Фредерик Перлз здесь и сейчас

 

 

 

— Как вам известно, первая помощь в ситуациях подобного рода оказывается закрытым массажем сердца, который чередуется с дыханием рот в рот…

«Здесь и сейчас», — прошептал Николаеву на ухо Блёстов, увлекавшийся философией гештальта по Фредерику Перлзу. Его не слишком интересовала общая медицина, и он уже с первого курса готовил себя в психотерапевты, а ныне, на третьем, уже свободно и, признаться, назойливо оперировал  разными терминами и фамилиями шаманов.

«Важно прочувствовать здесь-и-сейчас во всей его полноте, — проповедовал Блёстов. – Только этим обретается целостное мировосприятие».

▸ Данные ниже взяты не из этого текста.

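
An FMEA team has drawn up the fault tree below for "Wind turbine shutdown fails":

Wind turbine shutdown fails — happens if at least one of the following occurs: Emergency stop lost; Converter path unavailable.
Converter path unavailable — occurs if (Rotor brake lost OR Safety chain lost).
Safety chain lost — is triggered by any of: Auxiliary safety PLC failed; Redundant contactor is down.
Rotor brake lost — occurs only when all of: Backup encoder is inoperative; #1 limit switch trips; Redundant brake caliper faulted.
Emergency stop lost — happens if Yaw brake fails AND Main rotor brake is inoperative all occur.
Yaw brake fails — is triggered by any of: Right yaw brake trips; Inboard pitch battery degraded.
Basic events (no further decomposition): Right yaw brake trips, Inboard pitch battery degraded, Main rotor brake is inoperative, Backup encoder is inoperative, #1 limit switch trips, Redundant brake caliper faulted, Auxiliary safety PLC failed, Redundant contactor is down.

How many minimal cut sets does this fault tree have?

Yaw brake fails [OR]: union of children's cut sets → 2 cut set(s).
Emergency stop lost [AND]: one cut set from each child combined → 2 × 1 = 2 cut set(s).
Rotor brake lost [AND]: one cut set from each child combined → 1 × 1 × 1 = 1 cut set(s).
Safety chain lost [OR]: union of children's cut sets → 2 cut set(s).
Converter path unavailable [OR]: union of children's cut sets → 3 cut set(s).
Wind turbine shutdown fails [OR]: union of children's cut sets → 5 cut set(s).
Minimal cut sets: {Main rotor brake is inoperative, Right yaw brake trips}; {Inboard pitch battery degraded, Main rotor brake is inoperative}; {#1 limit switch trips, Backup encoder is inoperative, Redundant brake caliper faulted}; {Auxiliary safety PLC failed}; {Redundant contactor is down}.

5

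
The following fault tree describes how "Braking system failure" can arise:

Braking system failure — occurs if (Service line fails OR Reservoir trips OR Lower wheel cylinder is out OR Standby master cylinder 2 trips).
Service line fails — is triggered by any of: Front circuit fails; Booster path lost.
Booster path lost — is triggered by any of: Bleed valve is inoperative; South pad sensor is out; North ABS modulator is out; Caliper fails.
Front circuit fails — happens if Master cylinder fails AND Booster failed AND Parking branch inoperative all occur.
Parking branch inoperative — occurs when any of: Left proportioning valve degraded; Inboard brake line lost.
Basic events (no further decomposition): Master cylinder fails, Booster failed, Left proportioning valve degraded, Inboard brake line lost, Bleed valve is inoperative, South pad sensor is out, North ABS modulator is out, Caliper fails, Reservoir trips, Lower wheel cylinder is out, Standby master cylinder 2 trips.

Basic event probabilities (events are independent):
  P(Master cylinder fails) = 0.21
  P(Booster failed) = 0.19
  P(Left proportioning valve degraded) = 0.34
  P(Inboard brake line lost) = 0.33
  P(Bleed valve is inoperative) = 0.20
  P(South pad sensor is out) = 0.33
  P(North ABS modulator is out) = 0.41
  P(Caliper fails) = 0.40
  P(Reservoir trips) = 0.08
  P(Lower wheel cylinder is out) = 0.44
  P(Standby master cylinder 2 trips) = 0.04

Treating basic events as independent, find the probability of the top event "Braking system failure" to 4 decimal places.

P(Parking branch inoperative) [OR] = 1 − (1−0.34) × (1−0.33) = 0.557800
P(Front circuit fails) [AND] = 0.21 × 0.19 × 0.557800 = 0.022256
P(Booster path lost) [OR] = 1 − (1−0.20) × (1−0.33) × (1−0.41) × (1−0.40) = 0.810256
P(Service line fails) [OR] = 1 − (1−0.022256) × (1−0.810256) = 0.814479
P(Braking system failure) [OR] = 1 − (1−0.814479) × (1−0.08) × (1−0.44) × (1−0.04) = 0.908243
Rounded to 4 decimal places: P(Braking system failure) ≈ 0.9082.

0.9082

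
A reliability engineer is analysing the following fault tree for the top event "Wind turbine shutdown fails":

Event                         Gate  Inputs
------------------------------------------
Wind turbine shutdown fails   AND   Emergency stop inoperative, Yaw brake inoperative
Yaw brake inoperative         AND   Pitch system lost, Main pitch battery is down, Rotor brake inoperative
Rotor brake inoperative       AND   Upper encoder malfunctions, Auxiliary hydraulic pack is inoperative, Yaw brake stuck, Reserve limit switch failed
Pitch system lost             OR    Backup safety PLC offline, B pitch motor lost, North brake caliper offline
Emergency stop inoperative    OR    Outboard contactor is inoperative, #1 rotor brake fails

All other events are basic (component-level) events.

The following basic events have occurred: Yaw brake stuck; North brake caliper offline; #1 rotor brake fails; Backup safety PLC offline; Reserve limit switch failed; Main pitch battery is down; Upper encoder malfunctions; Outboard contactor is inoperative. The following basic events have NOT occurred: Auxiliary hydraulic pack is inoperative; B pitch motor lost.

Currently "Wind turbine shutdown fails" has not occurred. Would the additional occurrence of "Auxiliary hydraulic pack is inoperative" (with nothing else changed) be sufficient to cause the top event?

Counterfactual: set "Auxiliary hydraulic pack is inoperative" to occurred.
Emergency stop inoperative [OR]: Outboard contactor is inoperative=occurs, #1 rotor brake fails=occurs → at least one input occurs → occurs.
Pitch system lost [OR]: Backup safety PLC offline=occurs, B pitch motor lost=not, North brake caliper offline=occurs → at least one input occurs → occurs.
Rotor brake inoperative [AND]: Upper encoder malfunctions=occurs, Auxiliary hydraulic pack is inoperative=occurs, Yaw brake stuck=occurs, Reserve limit switch failed=occurs → all inputs occur → occurs.
Yaw brake inoperative [AND]: Pitch system lost=occurs, Main pitch battery is down=occurs, Rotor brake inoperative=occurs → all inputs occur → occurs.
Wind turbine shutdown fails [AND]: Emergency stop inoperative=occurs, Yaw brake inoperative=occurs → all inputs occur → occurs.

Yes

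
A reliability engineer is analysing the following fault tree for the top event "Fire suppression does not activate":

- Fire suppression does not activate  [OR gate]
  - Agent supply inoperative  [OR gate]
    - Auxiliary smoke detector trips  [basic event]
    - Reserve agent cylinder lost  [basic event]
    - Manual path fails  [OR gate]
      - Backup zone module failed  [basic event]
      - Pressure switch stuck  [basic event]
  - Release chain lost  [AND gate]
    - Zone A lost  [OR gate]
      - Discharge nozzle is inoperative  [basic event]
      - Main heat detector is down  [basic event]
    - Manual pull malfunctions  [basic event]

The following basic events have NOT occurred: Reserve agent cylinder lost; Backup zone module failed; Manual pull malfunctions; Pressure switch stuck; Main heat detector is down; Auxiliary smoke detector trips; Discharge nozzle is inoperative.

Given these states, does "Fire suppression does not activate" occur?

No

Manual path fails [OR]: Backup zone module failed=not, Pressure switch stuck=not → no input occurs → does not occur.
Agent supply inoperative [OR]: Auxiliary smoke detector trips=not, Reserve agent cylinder lost=not, Manual path fails=not → no input occurs → does not occur.
Zone A lost [OR]: Discharge nozzle is inoperative=not, Main heat detector is down=not → no input occurs → does not occur.
Release chain lost [AND]: Zone A lost=not, Manual pull malfunctions=not → not all inputs occur → does not occur.
Fire suppression does not activate [OR]: Agent supply inoperative=not, Release chain lost=not → no input occurs → does not occur.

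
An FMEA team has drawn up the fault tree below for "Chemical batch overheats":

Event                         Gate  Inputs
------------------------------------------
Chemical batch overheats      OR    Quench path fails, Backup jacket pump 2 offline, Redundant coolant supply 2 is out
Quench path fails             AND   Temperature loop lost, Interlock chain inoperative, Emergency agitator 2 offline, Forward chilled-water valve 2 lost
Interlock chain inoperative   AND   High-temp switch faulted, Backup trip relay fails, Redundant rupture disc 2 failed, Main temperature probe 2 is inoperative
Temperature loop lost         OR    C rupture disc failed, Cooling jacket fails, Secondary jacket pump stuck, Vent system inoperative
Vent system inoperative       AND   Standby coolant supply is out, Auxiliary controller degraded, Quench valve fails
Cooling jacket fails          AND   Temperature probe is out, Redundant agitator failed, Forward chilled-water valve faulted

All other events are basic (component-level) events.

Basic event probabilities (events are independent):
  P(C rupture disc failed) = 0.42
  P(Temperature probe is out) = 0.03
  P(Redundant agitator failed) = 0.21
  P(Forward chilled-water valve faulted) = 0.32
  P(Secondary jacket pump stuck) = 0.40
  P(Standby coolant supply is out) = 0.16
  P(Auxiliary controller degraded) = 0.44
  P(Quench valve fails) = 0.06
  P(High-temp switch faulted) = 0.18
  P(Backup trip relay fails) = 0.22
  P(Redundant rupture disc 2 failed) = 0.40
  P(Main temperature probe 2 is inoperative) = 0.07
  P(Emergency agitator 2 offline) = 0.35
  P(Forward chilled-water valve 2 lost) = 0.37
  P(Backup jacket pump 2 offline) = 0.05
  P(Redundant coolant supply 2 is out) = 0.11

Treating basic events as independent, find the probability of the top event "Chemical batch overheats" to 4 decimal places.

P(Cooling jacket fails) [AND] = 0.03 × 0.21 × 0.32 = 0.002016
P(Vent system inoperative) [AND] = 0.16 × 0.44 × 0.06 = 0.004224
P(Temperature loop lost) [OR] = 1 − (1−0.42) × (1−0.002016) × (1−0.40) × (1−0.004224) = 0.654169
P(Interlock chain inoperative) [AND] = 0.18 × 0.22 × 0.40 × 0.07 = 0.001109
P(Quench path fails) [AND] = 0.654169 × 0.001109 × 0.35 × 0.37 = 0.000094
P(Chemical batch overheats) [OR] = 1 − (1−0.000094) × (1−0.05) × (1−0.11) = 0.154579
Rounded to 4 decimal places: P(Chemical batch overheats) ≈ 0.1546.

0.1546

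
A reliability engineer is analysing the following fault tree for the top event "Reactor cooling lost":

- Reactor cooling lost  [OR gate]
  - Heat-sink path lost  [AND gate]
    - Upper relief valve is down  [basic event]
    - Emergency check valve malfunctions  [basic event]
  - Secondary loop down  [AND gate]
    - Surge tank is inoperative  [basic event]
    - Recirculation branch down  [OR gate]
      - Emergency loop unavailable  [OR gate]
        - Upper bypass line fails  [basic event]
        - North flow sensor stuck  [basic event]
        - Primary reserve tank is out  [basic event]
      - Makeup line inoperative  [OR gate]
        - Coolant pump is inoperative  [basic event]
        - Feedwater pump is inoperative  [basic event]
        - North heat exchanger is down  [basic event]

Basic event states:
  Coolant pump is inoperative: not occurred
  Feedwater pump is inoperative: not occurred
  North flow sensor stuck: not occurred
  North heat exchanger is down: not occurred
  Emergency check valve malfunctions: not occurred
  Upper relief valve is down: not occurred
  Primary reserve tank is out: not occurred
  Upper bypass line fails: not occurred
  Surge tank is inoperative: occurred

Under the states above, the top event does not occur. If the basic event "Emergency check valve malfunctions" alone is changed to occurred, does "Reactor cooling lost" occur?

Counterfactual: set "Emergency check valve malfunctions" to occurred.
Heat-sink path lost [AND]: Upper relief valve is down=not, Emergency check valve malfunctions=occurs → not all inputs occur → does not occur.
Emergency loop unavailable [OR]: Upper bypass line fails=not, North flow sensor stuck=not, Primary reserve tank is out=not → no input occurs → does not occur.
Makeup line inoperative [OR]: Coolant pump is inoperative=not, Feedwater pump is inoperative=not, North heat exchanger is down=not → no input occurs → does not occur.
Recirculation branch down [OR]: Emergency loop unavailable=not, Makeup line inoperative=not → no input occurs → does not occur.
Secondary loop down [AND]: Surge tank is inoperative=occurs, Recirculation branch down=not → not all inputs occur → does not occur.
Reactor cooling lost [OR]: Heat-sink path lost=not, Secondary loop down=not → no input occurs → does not occur.

No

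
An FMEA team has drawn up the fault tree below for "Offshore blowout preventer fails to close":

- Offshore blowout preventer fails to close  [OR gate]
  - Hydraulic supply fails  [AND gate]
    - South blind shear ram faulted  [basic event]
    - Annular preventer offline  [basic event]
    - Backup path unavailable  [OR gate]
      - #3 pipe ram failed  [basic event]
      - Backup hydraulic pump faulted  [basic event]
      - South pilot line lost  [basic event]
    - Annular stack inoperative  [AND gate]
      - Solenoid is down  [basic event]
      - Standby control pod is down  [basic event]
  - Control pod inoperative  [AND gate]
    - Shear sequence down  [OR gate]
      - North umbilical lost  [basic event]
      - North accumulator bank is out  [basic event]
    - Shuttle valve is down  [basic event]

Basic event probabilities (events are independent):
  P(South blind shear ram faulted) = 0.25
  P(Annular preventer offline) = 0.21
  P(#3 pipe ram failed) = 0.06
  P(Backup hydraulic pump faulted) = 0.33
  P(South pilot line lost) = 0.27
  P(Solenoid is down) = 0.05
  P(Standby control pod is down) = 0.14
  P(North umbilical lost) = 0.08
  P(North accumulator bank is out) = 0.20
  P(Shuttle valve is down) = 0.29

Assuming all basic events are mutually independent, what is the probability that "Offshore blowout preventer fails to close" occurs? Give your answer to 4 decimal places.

0.0767

P(Backup path unavailable) [OR] = 1 − (1−0.06) × (1−0.33) × (1−0.27) = 0.540246
P(Annular stack inoperative) [AND] = 0.05 × 0.14 = 0.007000
P(Hydraulic supply fails) [AND] = 0.25 × 0.21 × 0.540246 × 0.007000 = 0.000199
P(Shear sequence down) [OR] = 1 − (1−0.08) × (1−0.20) = 0.264000
P(Control pod inoperative) [AND] = 0.264000 × 0.29 = 0.076560
P(Offshore blowout preventer fails to close) [OR] = 1 − (1−0.000199) × (1−0.076560) = 0.076744
Rounded to 4 decimal places: P(Offshore blowout preventer fails to close) ≈ 0.0767.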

На металлическом столе перед Николаевым, Блёстовым и остальными студентами-медиками лежала резиновая кукла без опознавательных признаков. Кто-то ей, правда, проковырял рваные глаза. Какое-то давно ушедшее поколение. Доцент сложил ладони буквой V, приложил их к тому межреберью, из которого надеялся достучаться до кукольного сердца; но сердца, понятно, не было: не было, если говорить откровенно, и межреберья. Он навалился и несколько раз надавил-качнул: вот так. И бросился к губам, улыбнувшимся улыбкой Фантомаса. «Ха, ха, ха», — глухо и мрачно встретил его бросок Николаев. Губы у куклы были, и преподаватель принялся с силой вдувать животворную силу в безнадежного голема, уже много повидавшего на веку, уже не верившего поцелуям и служившего потенциальным разносчиком заразы.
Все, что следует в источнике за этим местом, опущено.